Early- and whole-life exposures to florfenicol disrupts lipid metabolism and induces obesogenic effects in zebrafish (Danio rerio)

Abstract

Florfenicol (FF), a widely used veterinary antibiotic, has been frequently detected in both aquatic environments and human body fluids. As a result, there is a growing concern on its health risks. Previous studies have revealed various toxicities of FF on animals, while there are relatively limited researches on its metabolic toxicity. Herein, by employing zebrafish as an in vivo model, endpoints at multiple levels of biological organization were measured to investigate the metabolic toxicity, especially disturbances on lipid metabolism, of this emerging pollutant. Our results indicated that early-life exposure (from 2 h past fertilization (hpf) to 15 days past fertilization (dpf)) to FF significantly increased body mass index (BMI) values, staining areas of visceral lipids, and triacylglycerol (TAG) and total cholesterol (TC) contents of larvae. Further, by analyzing expression patterns of genes encoding key proteins regulating lipid metabolism, our data suggested that promoted intestinal absorption and hepatic de novo synthesis of lipids, suppressed TAG decomposition, and inhibited FFA oxidation all contributed to TAG accumulation in larvae. Following whole-life exposure (from 2 hpf to 120 dpf), BMI values, TAG and TC contents all increased significantly in males, and significant increases of hepatic TAG levels were also observed in females. Moreover, FF exposure interfered with lipid homeostasis of males and females in a gender-specific pattern.
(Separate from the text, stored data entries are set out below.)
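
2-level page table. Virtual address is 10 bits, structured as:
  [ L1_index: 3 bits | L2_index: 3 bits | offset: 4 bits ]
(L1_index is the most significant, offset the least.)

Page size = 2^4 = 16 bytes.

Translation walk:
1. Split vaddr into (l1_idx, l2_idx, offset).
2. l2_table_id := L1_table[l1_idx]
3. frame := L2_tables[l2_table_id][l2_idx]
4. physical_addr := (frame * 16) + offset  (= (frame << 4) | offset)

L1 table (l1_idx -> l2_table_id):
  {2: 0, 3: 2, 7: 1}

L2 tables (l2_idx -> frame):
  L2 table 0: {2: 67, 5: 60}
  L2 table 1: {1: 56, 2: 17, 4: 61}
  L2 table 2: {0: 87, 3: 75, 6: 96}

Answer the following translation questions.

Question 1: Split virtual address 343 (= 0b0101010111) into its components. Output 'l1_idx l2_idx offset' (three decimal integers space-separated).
Answer: 2 5 7

Derivation:
vaddr = 343 = 0b0101010111
  top 3 bits -> l1_idx = 2
  next 3 bits -> l2_idx = 5
  bottom 4 bits -> offset = 7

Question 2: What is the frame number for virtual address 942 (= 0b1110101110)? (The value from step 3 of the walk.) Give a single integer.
vaddr = 942: l1_idx=7, l2_idx=2
L1[7] = 1; L2[1][2] = 17

Answer: 17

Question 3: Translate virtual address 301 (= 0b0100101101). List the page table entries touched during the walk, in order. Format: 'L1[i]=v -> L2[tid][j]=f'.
Answer: L1[2]=0 -> L2[0][2]=67

Derivation:
vaddr = 301 = 0b0100101101
Split: l1_idx=2, l2_idx=2, offset=13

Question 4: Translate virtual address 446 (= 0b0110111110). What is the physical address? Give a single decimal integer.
Answer: 1214

Derivation:
vaddr = 446 = 0b0110111110
Split: l1_idx=3, l2_idx=3, offset=14
L1[3] = 2
L2[2][3] = 75
paddr = 75 * 16 + 14 = 1214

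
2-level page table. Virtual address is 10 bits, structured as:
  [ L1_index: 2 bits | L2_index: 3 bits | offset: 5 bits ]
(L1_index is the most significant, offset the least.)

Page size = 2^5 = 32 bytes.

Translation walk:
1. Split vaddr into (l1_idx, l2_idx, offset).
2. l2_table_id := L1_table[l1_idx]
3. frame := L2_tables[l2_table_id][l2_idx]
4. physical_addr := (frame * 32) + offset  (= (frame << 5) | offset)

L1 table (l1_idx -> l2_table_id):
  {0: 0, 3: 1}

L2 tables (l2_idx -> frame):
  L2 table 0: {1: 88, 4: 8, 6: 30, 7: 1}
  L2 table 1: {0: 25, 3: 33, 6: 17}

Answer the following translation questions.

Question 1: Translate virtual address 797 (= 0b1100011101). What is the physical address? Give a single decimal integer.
Answer: 829

Derivation:
vaddr = 797 = 0b1100011101
Split: l1_idx=3, l2_idx=0, offset=29
L1[3] = 1
L2[1][0] = 25
paddr = 25 * 32 + 29 = 829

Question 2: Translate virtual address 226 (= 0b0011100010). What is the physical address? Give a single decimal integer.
vaddr = 226 = 0b0011100010
Split: l1_idx=0, l2_idx=7, offset=2
L1[0] = 0
L2[0][7] = 1
paddr = 1 * 32 + 2 = 34

Answer: 34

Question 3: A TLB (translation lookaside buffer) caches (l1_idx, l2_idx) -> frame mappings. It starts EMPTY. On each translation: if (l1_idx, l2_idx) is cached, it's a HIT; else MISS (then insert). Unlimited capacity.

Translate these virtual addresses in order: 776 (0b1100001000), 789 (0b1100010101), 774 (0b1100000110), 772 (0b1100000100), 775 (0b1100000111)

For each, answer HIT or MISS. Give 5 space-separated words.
vaddr=776: (3,0) not in TLB -> MISS, insert
vaddr=789: (3,0) in TLB -> HIT
vaddr=774: (3,0) in TLB -> HIT
vaddr=772: (3,0) in TLB -> HIT
vaddr=775: (3,0) in TLB -> HIT

Answer: MISS HIT HIT HIT HIT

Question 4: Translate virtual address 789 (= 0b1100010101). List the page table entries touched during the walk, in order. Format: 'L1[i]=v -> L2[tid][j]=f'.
vaddr = 789 = 0b1100010101
Split: l1_idx=3, l2_idx=0, offset=21

Answer: L1[3]=1 -> L2[1][0]=25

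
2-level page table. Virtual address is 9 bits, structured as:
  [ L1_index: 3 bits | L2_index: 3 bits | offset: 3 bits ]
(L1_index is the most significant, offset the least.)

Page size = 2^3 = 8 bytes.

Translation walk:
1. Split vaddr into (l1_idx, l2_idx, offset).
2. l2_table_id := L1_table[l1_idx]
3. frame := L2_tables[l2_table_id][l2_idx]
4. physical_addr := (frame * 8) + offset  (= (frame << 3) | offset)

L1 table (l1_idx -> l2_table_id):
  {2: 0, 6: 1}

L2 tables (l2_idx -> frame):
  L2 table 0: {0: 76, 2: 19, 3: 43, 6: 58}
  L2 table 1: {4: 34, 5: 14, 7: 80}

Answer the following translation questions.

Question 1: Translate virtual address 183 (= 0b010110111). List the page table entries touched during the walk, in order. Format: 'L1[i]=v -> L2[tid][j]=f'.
vaddr = 183 = 0b010110111
Split: l1_idx=2, l2_idx=6, offset=7

Answer: L1[2]=0 -> L2[0][6]=58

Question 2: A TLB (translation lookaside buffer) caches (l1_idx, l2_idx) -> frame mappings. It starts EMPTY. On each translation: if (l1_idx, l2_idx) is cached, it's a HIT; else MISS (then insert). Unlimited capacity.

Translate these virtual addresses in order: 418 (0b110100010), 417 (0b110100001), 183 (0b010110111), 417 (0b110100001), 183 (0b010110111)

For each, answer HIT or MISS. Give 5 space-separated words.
Answer: MISS HIT MISS HIT HIT

Derivation:
vaddr=418: (6,4) not in TLB -> MISS, insert
vaddr=417: (6,4) in TLB -> HIT
vaddr=183: (2,6) not in TLB -> MISS, insert
vaddr=417: (6,4) in TLB -> HIT
vaddr=183: (2,6) in TLB -> HIT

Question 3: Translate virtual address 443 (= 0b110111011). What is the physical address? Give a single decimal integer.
vaddr = 443 = 0b110111011
Split: l1_idx=6, l2_idx=7, offset=3
L1[6] = 1
L2[1][7] = 80
paddr = 80 * 8 + 3 = 643

Answer: 643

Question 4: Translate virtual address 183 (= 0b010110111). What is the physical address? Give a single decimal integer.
vaddr = 183 = 0b010110111
Split: l1_idx=2, l2_idx=6, offset=7
L1[2] = 0
L2[0][6] = 58
paddr = 58 * 8 + 7 = 471

Answer: 471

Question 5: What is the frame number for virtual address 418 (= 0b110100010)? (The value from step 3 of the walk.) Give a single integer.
Answer: 34

Derivation:
vaddr = 418: l1_idx=6, l2_idx=4
L1[6] = 1; L2[1][4] = 34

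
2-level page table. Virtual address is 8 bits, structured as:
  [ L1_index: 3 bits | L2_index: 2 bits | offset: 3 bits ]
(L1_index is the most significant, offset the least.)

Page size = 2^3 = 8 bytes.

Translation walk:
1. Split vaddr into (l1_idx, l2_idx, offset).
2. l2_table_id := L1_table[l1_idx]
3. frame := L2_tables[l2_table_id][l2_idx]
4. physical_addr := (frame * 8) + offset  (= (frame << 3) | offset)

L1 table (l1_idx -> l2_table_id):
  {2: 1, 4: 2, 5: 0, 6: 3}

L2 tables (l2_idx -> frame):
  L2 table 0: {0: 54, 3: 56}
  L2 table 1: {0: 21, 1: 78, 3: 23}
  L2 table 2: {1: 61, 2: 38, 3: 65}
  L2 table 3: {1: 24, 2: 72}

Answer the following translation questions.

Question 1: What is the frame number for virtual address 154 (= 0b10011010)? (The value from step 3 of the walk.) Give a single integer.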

Our study revealed the obesogenic effects of FF at environmentally relevant concentrations (1, 10, and 100 μg/L) and therefore will benefit assessment of its health risks. Additionally, our results showed that FF exposure caused a more pronounced obesogenic effect in zebrafish larvae than adults, as suggested by significant increases of all endpoints at individual, tissular, and molecular levels in larvae. Therefore, our study also advances the application of zebrafish larval model in assessing metabolic toxicity of chemicals, due to the higher susceptibility of larvae than adults.